Why it might feel more useful to meet yourself in practice with a bounce than stillness.
Yesterday I shared yoga at a GP Practice for their staff wellbeing afternoon.
40 brave souls, who might not have ever otherwise chosen to try yoga, gave it ago.
Rather than starting in stillness, we tentatively started with a bounce, a shake out, encouraging movement of every part, rebounding through Plantar-Fascia, feeling grounded through the feet, from the ground up through body, and back down.
Why start with this movement instead of still meditation?
Because there's 'a lot' for our nervous-system-beings to process, every. single. day. And when we fill every waking hour with doing, or consuming content, always 'on', we accumulate these ongoing stressors (whether doctors with a new patient every 10 minutes, news reports pinging, emails, the daily mental load, extreme weather etc). This Sympathetic Nervous System state, if not given space to regulate, can linger as feelings of anxiety with no-where to go. Immediately trying to be still in a yoga practice could then feel pretty jarring and even more uneasy.
SO if we bounce, move, ground into feet, shake it out and essentially up-regulate the nervous system we can process this fizzy energy and build resiliency. Letting the brain know we can be ok being in this upregulate state and making space for these feelings to pass through.
Then gradually, when we feel ready, we can slow movement down, maybe head into asana flows, with a softer edge, get closer to the ground, and down-regulate into calmer places of rest, ease and spaciousness.
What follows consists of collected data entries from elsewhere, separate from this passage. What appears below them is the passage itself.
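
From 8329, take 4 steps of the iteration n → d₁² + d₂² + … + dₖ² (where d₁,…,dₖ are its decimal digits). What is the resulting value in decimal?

65

8329 → 8² + 3² + 2² + 9² = 64 + 9 + 4 + 81 = 158
158 → 1² + 5² + 8² = 1 + 25 + 64 = 90
90 → 9² + 0² = 81 + 0 = 81
81 → 8² + 1² = 64 + 1 = 65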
This learning from recent 'Teaching Yoga for Anxiety' study has opened up knew understanding to what had been intuitively felt in the past. Moving into rest this way is supporting the big feelings and bringing awareness to a new pace and perspectives of practise. Always a joy in my world!
Try it at home, just for a few minutes perhaps to bounce and shake, then slow it down, pause, breathe and notice how you feel.
This isn't classical yoga of course, but if we're working intelligently with our nervous system selves, dialling up awareness of feelings, and developing sensitivity to connection, energy and the present moment this is all still yoga for me.